I attended the odd car show when I first owned it but to be honest, sitting in a field answering the same questions over and over again wasn’t my idea of a good day out, in 2003 that was all about to change.
I was due to drive my mate to his wedding in Brighton and two weeks before the due date, I started to have severe starting and running problems. I’d overhauled the original Carter Thermoquad a couple of years previously but it was playing up and I didn’t have time to mess around trying to sort it out. I took the plunge and ordered one of the then new, Holley Street Avenger carbs from Real Steel. This required an adaptor plate as I was still running the stock cast iron inlet and I had to buy a new Edelbrock chrome air filter as the original wouldn’t fit.

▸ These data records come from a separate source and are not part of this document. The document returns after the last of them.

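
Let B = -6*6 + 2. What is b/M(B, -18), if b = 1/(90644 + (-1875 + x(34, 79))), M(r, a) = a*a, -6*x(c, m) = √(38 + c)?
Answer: 88769/2553099056316 + √2/2553099056316 ≈ 3.4770e-8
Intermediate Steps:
x(c, m) = -√(38 + c)/6
B = -34 (B = -36 + 2 = -34)
M(r, a) = a²
b = 1/(88769 - √2) (b = 1/(90644 + (-1875 - √(38 + 34)/6)) = 1/(90644 + (-1875 - √2)) = 1/(88769 - √2) ≈ 1.1265e-5)
b/M(B, -18) = (88769/7879935359 + √2/7879935359)/((-18)²) = (88769/7879935359 + √2/7879935359)/324 = (88769/7879935359 + √2/7879935359)*(1/324) = 88769/2553099056316 + √2/2553099056316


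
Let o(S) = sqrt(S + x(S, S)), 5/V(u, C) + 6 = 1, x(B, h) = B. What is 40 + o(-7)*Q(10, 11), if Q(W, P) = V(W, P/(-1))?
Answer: 40 - I*sqrt(14) ≈ 40.0 - 3.7417*I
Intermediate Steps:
V(u, C) = -1 (V(u, C) = 5/(-6 + 1) = 5/(-5) = 5*(-1/5) = -1)
Q(W, P) = -1
o(S) = sqrt(2)*sqrt(S) (o(S) = sqrt(S + S) = sqrt(2*S) = sqrt(2)*sqrt(S))
40 + o(-7)*Q(10, 11) = 40 + (sqrt(2)*sqrt(-7))*(-1) = 40 + (sqrt(2)*(I*sqrt(7)))*(-1) = 40 + (I*sqrt(14))*(-1) = 40 - I*sqrt(14)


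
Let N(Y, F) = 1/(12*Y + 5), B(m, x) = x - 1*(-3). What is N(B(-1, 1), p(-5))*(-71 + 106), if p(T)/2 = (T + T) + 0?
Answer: 35/53 ≈ 0.66038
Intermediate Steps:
p(T) = 4*T (p(T) = 2*((T + T) + 0) = 2*(2*T + 0) = 2*(2*T) = 4*T)
B(m, x) = 3 + x (B(m, x) = x + 3 = 3 + x)
N(Y, F) = 1/(5 + 12*Y)
N(B(-1, 1), p(-5))*(-71 + 106) = (-71 + 106)/(5 + 12*(3 + 1)) = 35/(5 + 12*4) = 35/(5 + 48) = 35/53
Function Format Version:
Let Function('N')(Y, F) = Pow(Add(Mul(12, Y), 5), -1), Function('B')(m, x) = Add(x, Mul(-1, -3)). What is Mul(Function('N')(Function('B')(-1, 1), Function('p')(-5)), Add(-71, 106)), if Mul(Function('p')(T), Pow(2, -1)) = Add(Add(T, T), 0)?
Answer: Rational(35, 53) ≈ 0.66038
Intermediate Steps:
Function('p')(T) = Mul(4, T) (Function('p')(T) = Mul(2, Add(Add(T, T), 0)) = Mul(2, Add(Mul(2, T), 0)) = Mul(2, Mul(2, T)) = Mul(4, T))
Function('B')(m, x) = Add(3, x) (Function('B')(m, x) = Add(x, 3) = Add(3, x))
Function('N')(Y, F) = Pow(Add(5, Mul(12, Y)), -1)
Mul(Function('N')(Function('B')(-1, 1), Function('p')(-5)), Add(-71, 106)) = Mul(Pow(Add(5, Mul(12, Add(3, 1))), -1), Add(-71, 106)) = Mul(Pow(Add(5, Mul(12, 4)), -1), 35) = Mul(Pow(Add(5, 48), -1), 35) = Mul(Pow(53, -1), 35) = Mul(Rational(1, 53), 35) = Rational(35, 53)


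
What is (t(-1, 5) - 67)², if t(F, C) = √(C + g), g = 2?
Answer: (67 - √7)² ≈ 4141.5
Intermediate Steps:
t(F, C) = √(2 + C) (t(F, C) = √(C + 2) = √(2 + C))
(t(-1, 5) - 67)² = (√(2 + 5) - 67)² = (√7 - 67)² = (-67 + √7)²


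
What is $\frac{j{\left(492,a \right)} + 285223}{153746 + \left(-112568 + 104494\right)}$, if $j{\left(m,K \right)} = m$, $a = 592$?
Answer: $\frac{285715}{145672} \approx 1.9614$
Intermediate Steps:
$\frac{j{\left(492,a \right)} + 285223}{153746 + \left(-112568 + 104494\right)} = \frac{492 + 285223}{153746 + \left(-112568 + 104494\right)} = \frac{285715}{153746 - 8074} = \frac{285715}{145672}$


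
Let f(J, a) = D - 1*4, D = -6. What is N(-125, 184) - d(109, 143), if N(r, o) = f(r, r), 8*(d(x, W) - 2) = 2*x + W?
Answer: -457/8 ≈ -57.125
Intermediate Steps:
d(x, W) = 2 + x/4 + W/8 (d(x, W) = 2 + (2*x + W)/8 = 2 + (W + 2*x)/8 = 2 + (x/4 + W/8) = 2 + x/4 + W/8)
f(J, a) = -10 (f(J, a) = -6 - 1*4 = -6 - 4 = -10)
N(r, o) = -10
N(-125, 184) - d(109, 143) = -10 - (2 + (1/4)*109 + (1/8)*143) = -10 - (2 + 109/4 + 143/8) = -10 - 1*377/8 = -10 - 377/8 = -457/8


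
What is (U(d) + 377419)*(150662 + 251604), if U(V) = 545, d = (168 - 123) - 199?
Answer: 152042066424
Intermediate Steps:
d = -154 (d = 45 - 199 = -154)
(U(d) + 377419)*(150662 + 251604) = (545 + 377419)*(150662 + 251604) = 377964*402266 = 152042066424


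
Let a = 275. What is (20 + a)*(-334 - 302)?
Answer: -187620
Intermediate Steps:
(20 + a)*(-334 - 302) = (20 + 275)*(-334 - 302) = 295*(-636) = -187620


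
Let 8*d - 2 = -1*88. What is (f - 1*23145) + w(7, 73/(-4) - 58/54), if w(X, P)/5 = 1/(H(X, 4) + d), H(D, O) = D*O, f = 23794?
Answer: 44801/69 ≈ 649.29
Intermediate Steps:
d = -43/4 (d = 1/4 + (-1*88)/8 = 1/4 + (1/8)*(-88) = 1/4 - 11 = -43/4 ≈ -10.750)
w(X, P) = 5/(-43/4 + 4*X) (w(X, P) = 5/(X*4 - 43/4) = 5/(4*X - 43/4) = 5/(-43/4 + 4*X))
(f - 1*23145) + w(7, 73/(-4) - 58/54) = (23794 - 1*23145) + 20/(-43 + 16*7) = (23794 - 23145) + 20/(-43 + 112) = 649 + 20/69 = 44801/69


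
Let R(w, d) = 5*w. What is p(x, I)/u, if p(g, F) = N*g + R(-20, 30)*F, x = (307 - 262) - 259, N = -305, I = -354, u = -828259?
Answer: -100670/828259 ≈ -0.12154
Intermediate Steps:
x = -214 (x = 45 - 259 = -214)
p(g, F) = -305*g - 100*F (p(g, F) = -305*g + (5*(-20))*F = -305*g - 100*F)
p(x, I)/u = (-305*(-214) - 100*(-354))/(-828259) = (65270 + 35400)*(-1/828259) = 100670*(-1/828259) = -100670/828259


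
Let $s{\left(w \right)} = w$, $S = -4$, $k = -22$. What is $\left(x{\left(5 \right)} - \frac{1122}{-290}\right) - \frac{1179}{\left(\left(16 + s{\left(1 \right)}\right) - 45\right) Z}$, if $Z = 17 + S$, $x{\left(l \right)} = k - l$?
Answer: $- \frac{1049901}{52780} \approx -19.892$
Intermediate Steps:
$x{\left(l \right)} = -22 - l$
$Z = 13$ ($Z = 17 - 4 = 13$)
$\left(x{\left(5 \right)} - \frac{1122}{-290}\right) - \frac{1179}{\left(\left(16 + s{\left(1 \right)}\right) - 45\right) Z} = \left(\left(-22 - 5\right) - \frac{1122}{-290}\right) - \frac{1179}{\left(\left(16 + 1\right) - 45\right) 13} = \left(\left(-22 - 5\right) - 1122 \left(- \frac{1}{290}\right)\right) - \frac{1179}{\left(17 - 45\right) 13} = \left(-27 - - \frac{561}{145}\right) - \frac{1179}{\left(-28\right) 13} = \left(-27 + \frac{561}{145}\right) - \frac{1179}{-364} = - \frac{3354}{145} - 1179 \left(- \frac{1}{364}\right) = - \frac{3354}{145} - - \frac{1179}{364} = - \frac{3354}{145} + \frac{1179}{364} = - \frac{1049901}{52780}$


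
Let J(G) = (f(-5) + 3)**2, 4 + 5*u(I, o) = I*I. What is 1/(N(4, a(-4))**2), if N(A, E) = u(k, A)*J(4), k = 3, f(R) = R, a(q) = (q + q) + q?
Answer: 1/16 ≈ 0.062500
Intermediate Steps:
a(q) = 3*q (a(q) = 2*q + q = 3*q)
u(I, o) = -4/5 + I**2/5 (u(I, o) = -4/5 + (I*I)/5 = -4/5 + I**2/5)
J(G) = 4 (J(G) = (-5 + 3)**2 = (-2)**2 = 4)
N(A, E) = 4 (N(A, E) = (-4/5 + (1/5)*3**2)*4 = (-4/5 + (1/5)*9)*4 = (-4/5 + 9/5)*4 = 1*4 = 4)
1/(N(4, a(-4))**2) = 1/(4**2) = 1/16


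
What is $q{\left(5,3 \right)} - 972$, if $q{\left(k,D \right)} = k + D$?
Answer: $-964$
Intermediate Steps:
$q{\left(k,D \right)} = D + k$
$q{\left(5,3 \right)} - 972 = \left(3 + 5\right) - 972 = 8 - 972 = -964$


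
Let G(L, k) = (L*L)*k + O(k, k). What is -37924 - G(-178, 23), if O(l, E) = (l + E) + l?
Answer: -766725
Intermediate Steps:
O(l, E) = E + 2*l (O(l, E) = (E + l) + l = E + 2*l)
G(L, k) = 3*k + k*L**2 (G(L, k) = (L*L)*k + (k + 2*k) = L**2*k + 3*k = k*L**2 + 3*k = 3*k + k*L**2)
-37924 - G(-178, 23) = -37924 - 23*(3 + (-178)**2) = -37924 - 23*(3 + 31684) = -37924 - 23*31687 = -37924 - 1*728801 = -37924 - 728801 = -766725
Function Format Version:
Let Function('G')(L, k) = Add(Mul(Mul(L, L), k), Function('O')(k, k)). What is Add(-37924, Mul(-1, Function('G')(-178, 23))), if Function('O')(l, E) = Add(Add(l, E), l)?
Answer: -766725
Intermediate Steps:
Function('O')(l, E) = Add(E, Mul(2, l)) (Function('O')(l, E) = Add(Add(E, l), l) = Add(E, Mul(2, l)))
Function('G')(L, k) = Add(Mul(3, k), Mul(k, Pow(L, 2))) (Function('G')(L, k) = Add(Mul(Mul(L, L), k), Add(k, Mul(2, k))) = Add(Mul(Pow(L, 2), k), Mul(3, k)) = Add(Mul(k, Pow(L, 2)), Mul(3, k)) = Add(Mul(3, k), Mul(k, Pow(L, 2))))
Add(-37924, Mul(-1, Function('G')(-178, 23))) = Add(-37924, Mul(-1, Mul(23, Add(3, Pow(-178, 2))))) = Add(-37924, Mul(-1, Mul(23, Add(3, 31684)))) = Add(-37924, Mul(-1, Mul(23, 31687))) = Add(-37924, Mul(-1, 728801)) = Add(-37924, -728801) = -766725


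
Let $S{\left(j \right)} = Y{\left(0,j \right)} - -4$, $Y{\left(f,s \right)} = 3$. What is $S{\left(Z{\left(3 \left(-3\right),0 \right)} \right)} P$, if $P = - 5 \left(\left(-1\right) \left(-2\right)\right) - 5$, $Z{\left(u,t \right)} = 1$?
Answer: $-105$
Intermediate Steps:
$P = -15$ ($P = \left(-5\right) 2 - 5 = -10 - 5 = -15$)
$S{\left(j \right)} = 7$ ($S{\left(j \right)} = 3 - -4 = 3 + 4 = 7$)
$S{\left(Z{\left(3 \left(-3\right),0 \right)} \right)} P = 7 \left(-15\right) = -105$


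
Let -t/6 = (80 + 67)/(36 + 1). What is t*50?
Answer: -44100/37 ≈ -1191.9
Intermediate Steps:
t = -882/37 (t = -6*(80 + 67)/(36 + 1) = -882/37 ≈ -23.838)
t*50 = -882/37*50 = -44100/37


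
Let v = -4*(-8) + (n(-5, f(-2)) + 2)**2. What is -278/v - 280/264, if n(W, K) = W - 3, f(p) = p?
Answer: -5777/1122 ≈ -5.1488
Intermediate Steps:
n(W, K) = -3 + W
v = 68 (v = -4*(-8) + ((-3 - 5) + 2)**2 = 32 + (-8 + 2)**2 = 32 + (-6)**2 = 32 + 36 = 68)
-278/v - 280/264 = -278/68 - 280/264 = -278*1/68 - 280*1/264 = -139/34 - 35/33 = -5777/1122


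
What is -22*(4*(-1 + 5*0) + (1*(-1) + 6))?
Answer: -22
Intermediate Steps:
-22*(4*(-1 + 5*0) + (1*(-1) + 6)) = -22*(4*(-1 + 0) + (-1 + 6)) = -22*(4*(-1) + 5) = -22*(-4 + 5) = -22*1 = -22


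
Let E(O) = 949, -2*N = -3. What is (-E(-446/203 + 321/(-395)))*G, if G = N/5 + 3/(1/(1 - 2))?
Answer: 25623/10 ≈ 2562.3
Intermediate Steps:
N = 3/2 (N = -1/2*(-3) = 3/2 ≈ 1.5000)
G = -27/10 (G = (3/2)/5 + 3/(1/(1 - 2)) = (3/2)*(1/5) + 3/(1/(-1)) = 3/10 + 3/(-1) = 3/10 + 3*(-1) = 3/10 - 3 = -27/10 ≈ -2.7000)
(-E(-446/203 + 321/(-395)))*G = -1*949*(-27/10) = -949*(-27/10) = 25623/10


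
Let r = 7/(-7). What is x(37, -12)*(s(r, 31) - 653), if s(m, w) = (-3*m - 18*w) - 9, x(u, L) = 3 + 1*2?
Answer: -6085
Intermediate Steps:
r = -1 (r = 7*(-⅐) = -1)
x(u, L) = 5 (x(u, L) = 3 + 2 = 5)
s(m, w) = -9 - 18*w - 3*m (s(m, w) = (-18*w - 3*m) - 9 = -9 - 18*w - 3*m)
x(37, -12)*(s(r, 31) - 653) = 5*((-9 - 18*31 - 3*(-1)) - 653) = 5*((-9 - 558 + 3) - 653) = 5*(-564 - 653) = 5*(-1217) = -6085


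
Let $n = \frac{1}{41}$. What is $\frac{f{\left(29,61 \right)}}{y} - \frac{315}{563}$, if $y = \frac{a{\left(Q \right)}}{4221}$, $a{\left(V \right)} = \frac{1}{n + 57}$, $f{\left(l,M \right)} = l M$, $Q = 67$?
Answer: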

All the parts arrived in their typically brash US packaging and reading the blurb on the boxes about “bolt-on power”, I have to admit, sucked me in. The wedding came and went and I was still reading the boxes! At around this time I took a trip to Santa Pod for a RWYB day, this was the first time I’d been back to Santa Pod since I was about 14. What a day I had, I think I only managed a mid 16 second run but I’d found what I enjoyed doing most with the car, I was hooked. I started attending the Street Machine “Street Racer Sundays” on a regular basis, I wasn’t seriously expecting to go fast but was having fun and learning.
Next on the cards was an intake upgrade so I ordered an Edelbrock Air Gap RPM, a line lock was fitted, unobtrusive Auto Gauge tacho mounted on the steering column and then a Summit electric fuel system with regulator and gauge from Summit. As the Challenger was so straight, I was mindful that any upgrades I did had to be reversible and this was a condition I set myself.
After lots of fun and a few heartaches (buying tyres and wheels that wouldn’t fit, fitting new springs hoping that would make the tyres fit, changing cam followers at the NATs, having to file the Edelbrock intake to fit at 2am in the morning!) I managed to get the Challenger down to very low 14’s with full interior etc. and not having touched the engine or transmission. Not particularly fast compared to other members endeavours but I was pleased with it.
By this time I had come to the decision that I could have more fun if I didn’t have to worry about what I did to the car to make it go faster. So with a few quid in my back pocket due to a tax rebate courtesy of the Inland Revenue, (which I found out a year later I shouldn’t have had and had to pay back as my accountant had cocked up, doh!) I started to look around for something more appropriate to chop about. This resulted in me buying a fresh import courtesy of Duncan which was the Yellow Sport Satellite I had until last year and had an immense amount of fun with. But that’s another story.
So while I was having fun with the Satellite the Challenger was stored away, coming out for the odd stand in at the 2005 NATs when the Satellite was undergoing work, (where it received a top 10 award, see pic above, I couldn't stop grinning, thanks Tony and Jim), but other than that, had very little use over the last 4 years. That was until my son’s Prom was looming last June and I knew the Challenger had a few jobs that needed sorting out.